Meski dalam setiap rapat koordinasi selalu ditekankan kepada seluruh lurah agar tidak menyunat jatah korban bencana, Idham menyadari bahwa besarnya dana tanpa didahului perencanaan dapat mengubah perangai seseorang. “APBD itu perencanaannya sudah sangat panjang. Itu saja masih ada yang nyangkut di jalan,” katanya.
Dilanjutkan istri
Sesudah dua periode menjabat, pengaruh Idham di Bantul tak lantas surut. Lantaran Idham tak bisa maju lagi, warga di sana memaksa istrinya yang maju.

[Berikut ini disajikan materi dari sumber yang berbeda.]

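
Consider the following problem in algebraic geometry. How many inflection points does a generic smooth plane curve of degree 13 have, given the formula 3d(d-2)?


For a general smooth plane curve C of degree d, the inflection points are
the intersection of C with its Hessian curve, which has degree 3(d-2).
By Bezout, the total intersection number is d * 3(d-2) = 13 * 33 = 429.
For a general curve every flex is ordinary, so each contributes
multiplicity 1 to C·Hess(C), and the number of distinct inflection
points is 3d(d-2).
Inflection points = 3*13*(13-2) = 3*13*11 = 429

429


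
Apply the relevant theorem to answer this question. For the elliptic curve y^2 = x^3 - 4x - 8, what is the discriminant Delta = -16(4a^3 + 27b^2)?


Compute each component:
4a^3 = 4*(-4)^3 = 4*(-64) = -256
27b^2 = 27*(-8)^2 = 27*64 = 1728
4a^3 + 27b^2 = -256 + 1728 = 1472
Delta = -16*1472 = -23552

-23552


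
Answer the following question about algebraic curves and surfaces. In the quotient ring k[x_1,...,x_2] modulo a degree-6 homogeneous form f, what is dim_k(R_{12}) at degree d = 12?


For R = k[x_1,...,x_n]/(f) with f homogeneous of degree e:
The Hilbert series is (1 - t^e)/(1 - t)^n.
So h(d) = C(d+n-1, n-1) - C(d-e+n-1, n-1) for d >= e.
With n=2, e=6, d=12:
C(12+2-1, 2-1) = C(13, 1) = 13
C(12-6+2-1, 2-1) = C(7, 1) = 7
h(12) = 13 - 7 = 6

6


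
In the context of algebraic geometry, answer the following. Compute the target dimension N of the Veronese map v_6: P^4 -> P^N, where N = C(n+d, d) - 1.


The Veronese embedding v_d: P^n -> P^N maps each point to all
degree-d monomials in n+1 homogeneous coordinates.
N = C(n+d, d) - 1
N = C(4+6, 6) - 1
N = C(10, 6) - 1
C(10, 6) = 210
N = 210 - 1 = 209

209


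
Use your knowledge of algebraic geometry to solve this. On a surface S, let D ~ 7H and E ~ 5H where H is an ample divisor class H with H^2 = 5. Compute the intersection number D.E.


Using bilinearity of the intersection pairing on a surface S:
(aH).(bH) = ab * (H.H)
We have H^2 = 5.
D.E = (7H).(5H) = 7*5*5
= 35*5
= 175

175


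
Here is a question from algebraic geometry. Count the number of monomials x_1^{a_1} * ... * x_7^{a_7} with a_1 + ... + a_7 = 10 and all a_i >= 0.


The number of degree-10 monomials in 7 variables is C(d+n-1, n-1).
= C(10+7-1, 7-1) = C(16, 6)
= 8008

8008


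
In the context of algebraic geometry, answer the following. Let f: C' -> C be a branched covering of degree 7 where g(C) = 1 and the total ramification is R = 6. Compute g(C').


Riemann-Hurwitz formula: 2g' - 2 = d(2g - 2) + R
Given: d = 7, g = 1, R = 6
2g' - 2 = 7*(2*1 - 2) + 6
2g' - 2 = 7*0 + 6
2g' - 2 = 0 + 6 = 6
2g' = 8
g' = 4

4


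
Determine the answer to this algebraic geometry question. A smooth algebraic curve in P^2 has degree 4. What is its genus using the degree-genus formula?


Using the genus formula for smooth plane curves:
g = (d-1)(d-2)/2
g = (4-1)(4-2)/2
g = 3*2/2
g = 6/2 = 3

3


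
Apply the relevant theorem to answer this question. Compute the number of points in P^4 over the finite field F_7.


P^4(F_7) has (q^(n+1) - 1)/(q - 1) points.
= 7^4 + 7^3 + 7^2 + 7^1 + 7^0
= 2401 + 343 + 49 + 7 + 1
= 2801

2801


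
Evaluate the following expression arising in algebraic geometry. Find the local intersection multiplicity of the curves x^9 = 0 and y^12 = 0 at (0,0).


The intersection multiplicity of V(x^a) and V(y^b) at the origin is:
I(O; V(x^9), V(y^12)) = dim_k(k[x,y]/(x^9, y^12))
A basis for k[x,y]/(x^9, y^12) is the set of monomials x^i * y^j
where 0 <= i < 9 and 0 <= j < 12.
The number of such monomials is 9 * 12 = 108

108


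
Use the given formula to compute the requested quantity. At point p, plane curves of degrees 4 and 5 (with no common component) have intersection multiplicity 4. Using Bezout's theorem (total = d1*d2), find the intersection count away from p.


By Bezout's theorem, the total intersection number is d1 * d2.
Total = 4 * 5 = 20
Intersection multiplicity at p = 4
Remaining intersections = 20 - 4 = 16

16


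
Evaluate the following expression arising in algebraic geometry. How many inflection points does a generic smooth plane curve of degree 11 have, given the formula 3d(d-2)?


For a general smooth plane curve C of degree d, the inflection points are
the intersection of C with its Hessian curve, which has degree 3(d-2).
By Bezout, the total intersection number is d * 3(d-2) = 11 * 27 = 297.
For a general curve every flex is ordinary, so each contributes
multiplicity 1 to C·Hess(C), and the number of distinct inflection
points is 3d(d-2).
Inflection points = 3*11*(11-2) = 3*11*9 = 297

297


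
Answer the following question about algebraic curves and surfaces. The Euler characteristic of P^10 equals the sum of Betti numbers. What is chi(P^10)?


The complex projective space P^10 has one cell in each even real dimension 0, 2, ..., 20.
The cohomology groups are H^{2k}(P^10) = Z for k = 0,...,10, and 0 otherwise.
Euler characteristic = sum of Betti numbers = 1 per even-dimensional cohomology group.
chi(P^10) = 10 + 1 = 11

11


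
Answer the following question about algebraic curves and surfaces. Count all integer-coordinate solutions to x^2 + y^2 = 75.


Systematically check integer values of x where x^2 <= 75.
For each valid x, check if 75 - x^2 is a perfect square.
Total integer solutions found: 0

0


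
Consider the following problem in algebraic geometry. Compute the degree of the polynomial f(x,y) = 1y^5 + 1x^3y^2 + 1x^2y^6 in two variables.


Examine each term for its total degree (sum of exponents).
  Term '1y^5' has total degree 0+5 = 5.
  Term '1x^3y^2' has total degree 3+2 = 5.
  Term '1x^2y^6' has total degree 2+6 = 8.
The maximum total degree among all terms is 8.

8


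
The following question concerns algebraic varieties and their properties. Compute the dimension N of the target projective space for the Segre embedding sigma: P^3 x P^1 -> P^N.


The Segre embedding maps P^m x P^n into P^N via
all products of coordinates from each factor.
N = (m+1)(n+1) - 1
N = (3+1)(1+1) - 1
N = 4*2 - 1
N = 8 - 1 = 7

7


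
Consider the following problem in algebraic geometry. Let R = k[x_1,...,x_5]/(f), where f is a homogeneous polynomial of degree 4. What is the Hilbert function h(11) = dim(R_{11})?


For R = k[x_1,...,x_n]/(f) with f homogeneous of degree e:
The Hilbert series is (1 - t^e)/(1 - t)^n.
So h(d) = C(d+n-1, n-1) - C(d-e+n-1, n-1) for d >= e.
With n=5, e=4, d=11:
C(11+5-1, 5-1) = C(15, 4) = 1365
C(11-4+5-1, 5-1) = C(11, 4) = 330
h(11) = 1365 - 330 = 1035

1035


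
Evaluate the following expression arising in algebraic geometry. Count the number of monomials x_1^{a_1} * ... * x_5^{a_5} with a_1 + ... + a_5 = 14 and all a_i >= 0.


The number of degree-14 monomials in 5 variables is C(d+n-1, n-1).
= C(14+5-1, 5-1) = C(18, 4)
= 3060

3060


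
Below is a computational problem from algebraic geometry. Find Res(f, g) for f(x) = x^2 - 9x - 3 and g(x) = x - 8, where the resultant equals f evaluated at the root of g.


For Res(f, x - c), we evaluate f at x = c.
f(8) = 8^2 - 9*8 - 3
= 64 - 72 - 3
= -8 - 3 = -11
Res(f, g) = -11

-11


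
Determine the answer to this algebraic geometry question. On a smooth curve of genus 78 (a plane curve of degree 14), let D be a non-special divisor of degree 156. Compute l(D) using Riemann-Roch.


First, compute the genus of a smooth plane curve of degree 14:
g = (d-1)(d-2)/2 = (14-1)(14-2)/2 = 78
For a non-special divisor D (i.e., h^1(D) = 0), Riemann-Roch gives:
l(D) = deg(D) - g + 1
Since deg(D) = 156 >= 2g - 1 = 155, D is non-special.
l(D) = 156 - 78 + 1 = 79

79


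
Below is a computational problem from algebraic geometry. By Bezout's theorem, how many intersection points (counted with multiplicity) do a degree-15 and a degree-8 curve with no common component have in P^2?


Bezout's theorem states the intersection count equals the product of degrees.
Intersection count = 15 * 8 = 120

120


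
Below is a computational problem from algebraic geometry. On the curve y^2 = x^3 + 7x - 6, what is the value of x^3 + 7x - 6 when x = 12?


Compute x^3 + 7x - 6 at x = 12:
x^3 = 12^3 = 1728
7*x = 7*12 = 84
Sum: 1728 + 84 - 6 = 1806

1806


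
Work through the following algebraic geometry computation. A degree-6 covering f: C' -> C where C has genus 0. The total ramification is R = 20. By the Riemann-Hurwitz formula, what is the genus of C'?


Riemann-Hurwitz formula: 2g' - 2 = d(2g - 2) + R
Given: d = 6, g = 0, R = 20
2g' - 2 = 6*(2*0 - 2) + 20
2g' - 2 = 6*(-2) + 20
2g' - 2 = -12 + 20 = 8
2g' = 10
g' = 5

5


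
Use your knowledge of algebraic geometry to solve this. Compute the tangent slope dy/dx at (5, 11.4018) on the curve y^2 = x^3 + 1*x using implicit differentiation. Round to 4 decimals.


Using implicit differentiation of y^2 = x^3 + 1*x:
2y * dy/dx = 3x^2 + 1
dy/dx = (3x^2 + 1)/(2y)
Numerator: 3*5^2 + 1 = 76
Denominator: 2*11.4018 = 22.8036
dy/dx = 76/22.8036 = 3.3328

3.3328


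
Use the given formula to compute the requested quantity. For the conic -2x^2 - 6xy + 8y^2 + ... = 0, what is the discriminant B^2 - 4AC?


The discriminant of a conic Ax^2 + Bxy + Cy^2 + ... = 0 is B^2 - 4AC.
B^2 = (-6)^2 = 36
4AC = 4*(-2)*8 = -64
Discriminant = 36 + 64 = 100

100


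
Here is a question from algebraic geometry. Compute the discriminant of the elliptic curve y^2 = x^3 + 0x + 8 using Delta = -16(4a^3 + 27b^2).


Compute each component:
4a^3 = 4*0^3 = 4*0 = 0
27b^2 = 27*8^2 = 27*64 = 1728
4a^3 + 27b^2 = 0 + 1728 = 1728
Delta = -16*1728 = -27648

-27648


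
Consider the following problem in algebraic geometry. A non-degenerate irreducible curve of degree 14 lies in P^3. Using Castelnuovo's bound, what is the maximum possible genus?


Castelnuovo's bound: write d - 1 = m(r-1) + epsilon with 0 <= epsilon < r-1.
d - 1 = 14 - 1 = 13
r - 1 = 3 - 1 = 2
13 = 6*2 + 1, so m = 6, epsilon = 1
pi(d, r) = m(m-1)(r-1)/2 + m*epsilon
= 6*5*2/2 + 6*1
= 60/2 + 6
= 30 + 6 = 36

36


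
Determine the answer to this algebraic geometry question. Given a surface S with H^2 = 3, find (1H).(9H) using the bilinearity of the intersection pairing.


Using bilinearity of the intersection pairing on a surface S:
(aH).(bH) = ab * (H.H)
We have H^2 = 3.
D.E = (1H).(9H) = 1*9*3
= 9*3
= 27

27


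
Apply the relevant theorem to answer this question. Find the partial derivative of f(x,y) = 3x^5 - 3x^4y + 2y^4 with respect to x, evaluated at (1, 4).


df/dx = 5*3*x^4 + 4*(-3)*x^3*y
At (1,4): 5*3*1^4 + 4*(-3)*1^3*4
= 15 - 48
= -33

-33


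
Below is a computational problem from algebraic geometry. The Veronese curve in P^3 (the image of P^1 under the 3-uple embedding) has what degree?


The rational normal curve in P^3 is the image of P^1 under the 3-uple Veronese.
A general hyperplane in P^3 pulls back to a degree-3 form on P^1, which has 3 zeros,
so the curve meets a general hyperplane in 3 points. Degree = 3.

3


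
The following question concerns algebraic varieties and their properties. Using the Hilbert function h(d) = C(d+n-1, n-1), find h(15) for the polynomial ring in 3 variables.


The Hilbert function for the polynomial ring in 3 variables is:
h(d) = C(d+n-1, n-1)
h(15) = C(15+3-1, 3-1) = C(17, 2)
= 17! / (2! * 15!)
= 136

136


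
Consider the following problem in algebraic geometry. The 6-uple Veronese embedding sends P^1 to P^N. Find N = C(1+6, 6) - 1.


The Veronese embedding v_d: P^n -> P^N maps each point to all
degree-d monomials in n+1 homogeneous coordinates.
N = C(n+d, d) - 1
N = C(1+6, 6) - 1
N = C(7, 6) - 1
C(7, 6) = 7
N = 7 - 1 = 6

6


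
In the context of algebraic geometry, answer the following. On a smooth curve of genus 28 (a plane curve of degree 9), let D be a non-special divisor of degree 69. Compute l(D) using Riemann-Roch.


First, compute the genus of a smooth plane curve of degree 9:
g = (d-1)(d-2)/2 = (9-1)(9-2)/2 = 28
For a non-special divisor D (i.e., h^1(D) = 0), Riemann-Roch gives:
l(D) = deg(D) - g + 1
Since deg(D) = 69 >= 2g - 1 = 55, D is non-special.
l(D) = 69 - 28 + 1 = 42

42


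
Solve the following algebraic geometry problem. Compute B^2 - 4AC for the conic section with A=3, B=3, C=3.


The discriminant of a conic Ax^2 + Bxy + Cy^2 + ... = 0 is B^2 - 4AC.
B^2 = 3^2 = 9
4AC = 4*3*3 = 36
Discriminant = 9 - 36 = -27

-27


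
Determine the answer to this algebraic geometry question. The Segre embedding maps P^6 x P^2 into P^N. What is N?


The Segre embedding maps P^m x P^n into P^N via
all products of coordinates from each factor.
N = (m+1)(n+1) - 1
N = (6+1)(2+1) - 1
N = 7*3 - 1
N = 21 - 1 = 20

20


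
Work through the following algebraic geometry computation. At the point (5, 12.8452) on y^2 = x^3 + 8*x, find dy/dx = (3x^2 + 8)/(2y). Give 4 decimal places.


Using implicit differentiation of y^2 = x^3 + 8*x:
2y * dy/dx = 3x^2 + 8
dy/dx = (3x^2 + 8)/(2y)
Numerator: 3*5^2 + 8 = 83
Denominator: 2*12.8452 = 25.6904
dy/dx = 83/25.6904 = 3.2308

3.2308


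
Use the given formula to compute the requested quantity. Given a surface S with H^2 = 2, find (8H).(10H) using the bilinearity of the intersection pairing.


Using bilinearity of the intersection pairing on a surface S:
(aH).(bH) = ab * (H.H)
We have H^2 = 2.
D.E = (8H).(10H) = 8*10*2
= 80*2
= 160

160


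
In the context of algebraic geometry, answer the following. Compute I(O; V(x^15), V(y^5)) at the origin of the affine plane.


The intersection multiplicity of V(x^a) and V(y^b) at the origin is:
I(O; V(x^15), V(y^5)) = dim_k(k[x,y]/(x^15, y^5))
A basis for k[x,y]/(x^15, y^5) is the set of monomials x^i * y^j
where 0 <= i < 15 and 0 <= j < 5.
The number of such monomials is 15 * 5 = 75

75


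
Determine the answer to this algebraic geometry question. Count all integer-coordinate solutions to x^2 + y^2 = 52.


Systematically check integer values of x where x^2 <= 52.
For each valid x, check if 52 - x^2 is a perfect square.
x=4: 52 - 16 = 36, sqrt = 6 (valid)
x=6: 52 - 36 = 16, sqrt = 4 (valid)
Total integer solutions found: 8

8


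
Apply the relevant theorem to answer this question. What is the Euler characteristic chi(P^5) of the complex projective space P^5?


The complex projective space P^5 has one cell in each even real dimension 0, 2, ..., 10.
The cohomology groups are H^{2k}(P^5) = Z for k = 0,...,5, and 0 otherwise.
Euler characteristic = sum of Betti numbers = 1 per even-dimensional cohomology group.
chi(P^5) = 5 + 1 = 6

6


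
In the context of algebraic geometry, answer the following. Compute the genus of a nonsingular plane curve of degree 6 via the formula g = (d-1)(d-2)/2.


Using the genus formula for smooth plane curves:
g = (d-1)(d-2)/2
g = (6-1)(6-2)/2
g = 5*4/2
g = 20/2 = 10

10


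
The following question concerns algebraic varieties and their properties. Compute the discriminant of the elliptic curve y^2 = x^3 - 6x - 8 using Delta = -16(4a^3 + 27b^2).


Compute each component:
4a^3 = 4*(-6)^3 = 4*(-216) = -864
27b^2 = 27*(-8)^2 = 27*64 = 1728
4a^3 + 27b^2 = -864 + 1728 = 864
Delta = -16*864 = -13824

-13824


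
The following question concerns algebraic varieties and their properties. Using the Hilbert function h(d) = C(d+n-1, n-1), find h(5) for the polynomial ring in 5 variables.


The Hilbert function for the polynomial ring in 5 variables is:
h(d) = C(d+n-1, n-1)
h(5) = C(5+5-1, 5-1) = C(9, 4)
= 9! / (4! * 5!)
= 126

126


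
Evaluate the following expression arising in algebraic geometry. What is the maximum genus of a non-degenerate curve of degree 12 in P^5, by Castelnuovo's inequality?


Castelnuovo's bound: write d - 1 = m(r-1) + epsilon with 0 <= epsilon < r-1.
d - 1 = 12 - 1 = 11
r - 1 = 5 - 1 = 4
11 = 2*4 + 3, so m = 2, epsilon = 3
pi(d, r) = m(m-1)(r-1)/2 + m*epsilon
= 2*1*4/2 + 2*3
= 8/2 + 6
= 4 + 6 = 10

10


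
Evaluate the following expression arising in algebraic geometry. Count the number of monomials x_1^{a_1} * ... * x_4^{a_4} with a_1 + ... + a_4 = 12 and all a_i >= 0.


The number of degree-12 monomials in 4 variables is C(d+n-1, n-1).
= C(12+4-1, 4-1) = C(15, 3)
= 455

455


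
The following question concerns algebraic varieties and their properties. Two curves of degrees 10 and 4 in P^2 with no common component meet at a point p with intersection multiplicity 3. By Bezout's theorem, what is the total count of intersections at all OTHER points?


By Bezout's theorem, the total intersection number is d1 * d2.
Total = 10 * 4 = 40
Intersection multiplicity at p = 3
Remaining intersections = 40 - 3 = 37

37


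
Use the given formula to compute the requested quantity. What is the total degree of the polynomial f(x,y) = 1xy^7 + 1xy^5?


Examine each term for its total degree (sum of exponents).
  Term '1xy^7' has total degree 1+7 = 8.
  Term '1xy^5' has total degree 1+5 = 6.
The maximum total degree among all terms is 8.

8


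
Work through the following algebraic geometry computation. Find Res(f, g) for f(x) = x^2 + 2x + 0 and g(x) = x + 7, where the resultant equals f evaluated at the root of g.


For Res(f, x - c), we evaluate f at x = c.
f(-7) = (-7)^2 + 2*(-7) + 0
= 49 - 14 + 0
= 35 + 0 = 35
Res(f, g) = 35

35


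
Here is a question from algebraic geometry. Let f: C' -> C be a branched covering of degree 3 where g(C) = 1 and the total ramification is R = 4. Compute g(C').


Riemann-Hurwitz formula: 2g' - 2 = d(2g - 2) + R
Given: d = 3, g = 1, R = 4
2g' - 2 = 3*(2*1 - 2) + 4
2g' - 2 = 3*0 + 4
2g' - 2 = 0 + 4 = 4
2g' = 6
g' = 3

3


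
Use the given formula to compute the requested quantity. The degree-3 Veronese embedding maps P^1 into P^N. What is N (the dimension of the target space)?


The Veronese embedding v_d: P^n -> P^N maps each point to all
degree-d monomials in n+1 homogeneous coordinates.
N = C(n+d, d) - 1
N = C(1+3, 3) - 1
N = C(4, 3) - 1
C(4, 3) = 4
N = 4 - 1 = 3

3


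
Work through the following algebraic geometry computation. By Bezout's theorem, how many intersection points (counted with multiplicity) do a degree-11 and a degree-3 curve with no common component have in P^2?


Bezout's theorem states the intersection count equals the product of degrees.
Intersection count = 11 * 3 = 33

33


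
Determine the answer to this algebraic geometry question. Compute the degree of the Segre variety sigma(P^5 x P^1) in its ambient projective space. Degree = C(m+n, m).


The degree of the Segre variety P^5 x P^1 is C(m+n, m).
= C(6, 5)
= 6

6


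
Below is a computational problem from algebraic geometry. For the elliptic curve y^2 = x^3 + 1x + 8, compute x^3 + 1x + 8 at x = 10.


Compute x^3 + 1x + 8 at x = 10:
x^3 = 10^3 = 1000
1*x = 1*10 = 10
Sum: 1000 + 10 + 8 = 1018

1018


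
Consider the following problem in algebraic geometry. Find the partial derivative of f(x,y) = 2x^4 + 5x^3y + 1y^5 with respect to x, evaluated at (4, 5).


df/dx = 4*2*x^3 + 3*5*x^2*y
At (4,5): 4*2*4^3 + 3*5*4^2*5
= 512 + 1200
= 1712

1712


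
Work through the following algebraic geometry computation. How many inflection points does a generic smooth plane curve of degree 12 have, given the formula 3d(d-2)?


For a general smooth plane curve C of degree d, the inflection points are
the intersection of C with its Hessian curve, which has degree 3(d-2).
By Bezout, the total intersection number is d * 3(d-2) = 12 * 30 = 360.
For a general curve every flex is ordinary, so each contributes
multiplicity 1 to C·Hess(C), and the number of distinct inflection
points is 3d(d-2).
Inflection points = 3*12*(12-2) = 3*12*10 = 360

360


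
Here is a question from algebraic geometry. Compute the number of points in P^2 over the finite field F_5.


P^2(F_5) has (q^(n+1) - 1)/(q - 1) points.
= 5^2 + 5^1 + 5^0
= 25 + 5 + 1
= 31

31


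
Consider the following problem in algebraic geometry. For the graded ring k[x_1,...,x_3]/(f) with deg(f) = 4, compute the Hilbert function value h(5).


For R = k[x_1,...,x_n]/(f) with f homogeneous of degree e:
The Hilbert series is (1 - t^e)/(1 - t)^n.
So h(d) = C(d+n-1, n-1) - C(d-e+n-1, n-1) for d >= e.
With n=3, e=4, d=5:
C(5+3-1, 3-1) = C(7, 2) = 21
C(5-4+3-1, 3-1) = C(3, 2) = 3
h(5) = 21 - 3 = 18

18


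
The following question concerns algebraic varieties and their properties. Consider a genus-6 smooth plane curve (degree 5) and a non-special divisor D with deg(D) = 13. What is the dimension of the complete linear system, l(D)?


First, compute the genus of a smooth plane curve of degree 5:
g = (d-1)(d-2)/2 = (5-1)(5-2)/2 = 6
For a non-special divisor D (i.e., h^1(D) = 0), Riemann-Roch gives:
l(D) = deg(D) - g + 1
Since deg(D) = 13 >= 2g - 1 = 11, D is non-special.
l(D) = 13 - 6 + 1 = 8

8


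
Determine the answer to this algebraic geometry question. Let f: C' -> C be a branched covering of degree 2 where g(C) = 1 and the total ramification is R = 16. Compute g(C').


Riemann-Hurwitz formula: 2g' - 2 = d(2g - 2) + R
Given: d = 2, g = 1, R = 16
2g' - 2 = 2*(2*1 - 2) + 16
2g' - 2 = 2*0 + 16
2g' - 2 = 0 + 16 = 16
2g' = 18
g' = 9

9


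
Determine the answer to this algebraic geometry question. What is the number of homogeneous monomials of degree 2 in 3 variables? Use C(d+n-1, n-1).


The number of degree-2 monomials in 3 variables is C(d+n-1, n-1).
= C(2+3-1, 3-1) = C(4, 2)
= 6

6


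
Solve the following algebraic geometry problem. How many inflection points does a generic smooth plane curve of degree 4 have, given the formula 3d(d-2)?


For a general smooth plane curve C of degree d, the inflection points are
the intersection of C with its Hessian curve, which has degree 3(d-2).
By Bezout, the total intersection number is d * 3(d-2) = 4 * 6 = 24.
For a general curve every flex is ordinary, so each contributes
multiplicity 1 to C·Hess(C), and the number of distinct inflection
points is 3d(d-2).
Inflection points = 3*4*(4-2) = 3*4*2 = 24

24


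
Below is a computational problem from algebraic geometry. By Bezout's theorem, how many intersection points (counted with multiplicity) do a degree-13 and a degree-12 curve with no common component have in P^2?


Bezout's theorem states the intersection count equals the product of degrees.
Intersection count = 13 * 12 = 156

156


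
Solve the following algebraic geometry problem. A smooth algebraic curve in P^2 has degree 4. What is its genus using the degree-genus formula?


Using the genus formula for smooth plane curves:
g = (d-1)(d-2)/2
g = (4-1)(4-2)/2
g = 3*2/2
g = 6/2 = 3

3


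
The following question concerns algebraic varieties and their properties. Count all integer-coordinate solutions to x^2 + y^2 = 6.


Systematically check integer values of x where x^2 <= 6.
For each valid x, check if 6 - x^2 is a perfect square.
Total integer solutions found: 0

0


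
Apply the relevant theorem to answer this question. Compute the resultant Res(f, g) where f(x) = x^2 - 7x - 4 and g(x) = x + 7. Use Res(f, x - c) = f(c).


For Res(f, x - c), we evaluate f at x = c.
f(-7) = (-7)^2 - 7*(-7) - 4
= 49 + 49 - 4
= 98 - 4 = 94
Res(f, g) = 94

94


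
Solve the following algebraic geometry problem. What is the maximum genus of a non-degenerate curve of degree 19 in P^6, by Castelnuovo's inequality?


Castelnuovo's bound: write d - 1 = m(r-1) + epsilon with 0 <= epsilon < r-1.
d - 1 = 19 - 1 = 18
r - 1 = 6 - 1 = 5
18 = 3*5 + 3, so m = 3, epsilon = 3
pi(d, r) = m(m-1)(r-1)/2 + m*epsilon
= 3*2*5/2 + 3*3
= 30/2 + 9
= 15 + 9 = 24

24


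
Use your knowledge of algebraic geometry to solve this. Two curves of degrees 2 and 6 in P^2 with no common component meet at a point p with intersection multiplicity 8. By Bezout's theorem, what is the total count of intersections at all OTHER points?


By Bezout's theorem, the total intersection number is d1 * d2.
Total = 2 * 6 = 12
Intersection multiplicity at p = 8
Remaining intersections = 12 - 8 = 4

4


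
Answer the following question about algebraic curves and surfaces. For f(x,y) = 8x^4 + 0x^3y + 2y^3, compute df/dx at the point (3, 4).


df/dx = 4*8*x^3 + 3*0*x^2*y
At (3,4): 4*8*3^3 + 3*0*3^2*4
= 864 + 0
= 864

864


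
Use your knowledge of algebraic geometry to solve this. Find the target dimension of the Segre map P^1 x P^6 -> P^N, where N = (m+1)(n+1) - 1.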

Meski tidak disokong partai yang mendukung Idham, sang istri Sri Suryawidati malah terpilih sebagai bupati.
Sejumlah orang menganggap, fenomena istri menggantikan suami di tampuk kekuasaan sebagai sesuatu yang tak pantas dan mencederai demokrasi. Namun, Ida—begitu sang istri disapa-- menyebutnya sebagai sebuah “kecelakaan”. “Saya menjadi bupati karena kecelakaan politik. Modal saya jadi bupati kan hanya dari ketua PKK Kabupaten Bantul,” katanya.
Bahkan hingga saat ini, setiap kebijakan yang akan diputuskan Ida kadang harus mendapat “restu” dari Idham. “Saya berkonsultasi dengan suami dalam mengambil kebijakan. Pak Idham staf ahli saya yang tak perlu dibayar,” ujar Ida.